Specifically, a new animatronic figure in the Hall of Presidents at Walt Disney World, where every former leader of the republic is depicted in an "audio-animatronics show."
The exhibit is currently closed for updates and maintenance, but Disney has released a sneak peak of the new addition.
It's not the presence of President Trump in this lineup that's raising eyebrows.
It's ... well, let's face it.
It's the face.
Do you see Donald Trump? Or Jon Voight playing Donald Trump?
Or a certain doll from a horror franchise?
Or — and we're very, very sorry to keep bringing back the 2016 election, like we are all caught in some vicious space-time vortex, or like our reality exists inside a demented computer simulation currently experimenting with a rewind button — but ...
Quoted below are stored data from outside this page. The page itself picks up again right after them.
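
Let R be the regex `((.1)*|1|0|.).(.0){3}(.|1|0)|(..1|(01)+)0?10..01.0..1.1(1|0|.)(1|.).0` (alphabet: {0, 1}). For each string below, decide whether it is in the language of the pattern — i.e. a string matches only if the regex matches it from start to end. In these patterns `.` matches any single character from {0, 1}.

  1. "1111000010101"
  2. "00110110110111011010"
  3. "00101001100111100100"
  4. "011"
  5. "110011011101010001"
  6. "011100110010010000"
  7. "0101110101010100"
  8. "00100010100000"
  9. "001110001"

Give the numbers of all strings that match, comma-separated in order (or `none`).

2, 7

1 → no match
2 → match
3 → no match
4. "011" → no match
5 → no match
6 → no match
7 → match
8 → no match
9. "001110001" → no match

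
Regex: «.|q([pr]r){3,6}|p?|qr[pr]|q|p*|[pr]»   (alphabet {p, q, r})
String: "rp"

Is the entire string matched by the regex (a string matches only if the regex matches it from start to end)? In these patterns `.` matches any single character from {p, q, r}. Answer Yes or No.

No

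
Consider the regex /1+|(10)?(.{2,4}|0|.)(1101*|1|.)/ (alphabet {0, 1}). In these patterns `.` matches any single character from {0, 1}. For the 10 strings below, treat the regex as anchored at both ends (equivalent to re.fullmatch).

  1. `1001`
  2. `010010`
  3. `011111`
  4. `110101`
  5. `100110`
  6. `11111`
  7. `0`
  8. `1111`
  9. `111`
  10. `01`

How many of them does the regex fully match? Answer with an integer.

6

1 → match
2 → no match
3 → no match
4 → no match
5 → match
6 → match
7 → no match
8 → match
9 → match
10 → match
Total matched: 6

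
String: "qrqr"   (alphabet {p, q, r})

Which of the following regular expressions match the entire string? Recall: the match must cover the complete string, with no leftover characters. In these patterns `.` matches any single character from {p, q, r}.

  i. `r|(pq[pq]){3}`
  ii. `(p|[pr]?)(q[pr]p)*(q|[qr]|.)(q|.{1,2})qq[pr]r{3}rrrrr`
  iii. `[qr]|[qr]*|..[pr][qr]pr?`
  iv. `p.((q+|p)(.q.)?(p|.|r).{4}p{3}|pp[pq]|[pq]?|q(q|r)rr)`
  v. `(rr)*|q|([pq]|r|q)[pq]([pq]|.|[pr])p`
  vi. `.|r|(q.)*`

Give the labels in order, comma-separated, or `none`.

i → no match
ii → no match — must end with "rrrrrr"
iii → match
iv → no match — must start with "p"
v → no match
vi → match

iii, vi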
Doesn't it kind of look like Hillary Clinton?
Then there is the robot's outfit, with an unbuttoned suit and long tie — some call it embarrassing, while others say it's true to life.
There are a few important things to note here.
First, while some corners of the Internet are amused by the face of robot Trump, the president's supporters are neither laughing nor particularly concerned.
Several supporters expressed surprise that Trump was even added to the lineup, based on a theory that Disney was run by liberals who would never respect the president enough to add him to the exhibit, as it had for every president before him.
Second, while some Trump opponents have theorized that the president's animatronic figurine was designed to look atrocious on purpose, as an insult to the president, there is no evidence whatsoever that this is the case.
The Hall of Presidents has a long history of unsatisfying, unsettling or inadequate figurines. Disney's official history of the attraction notes that the initial concept was "too ambitious for the technology of the time," and the first figures "didn't quite look and act as Walt Disney had originally envisioned."
When the exhibit was finally launched in 1971, with new technology, the presidents still looked far better from a distance than in a close-up.
Even Barack Obama's figure in the Hall of Presidents, which debuted in 2009, is far from a picture-perfect portrait.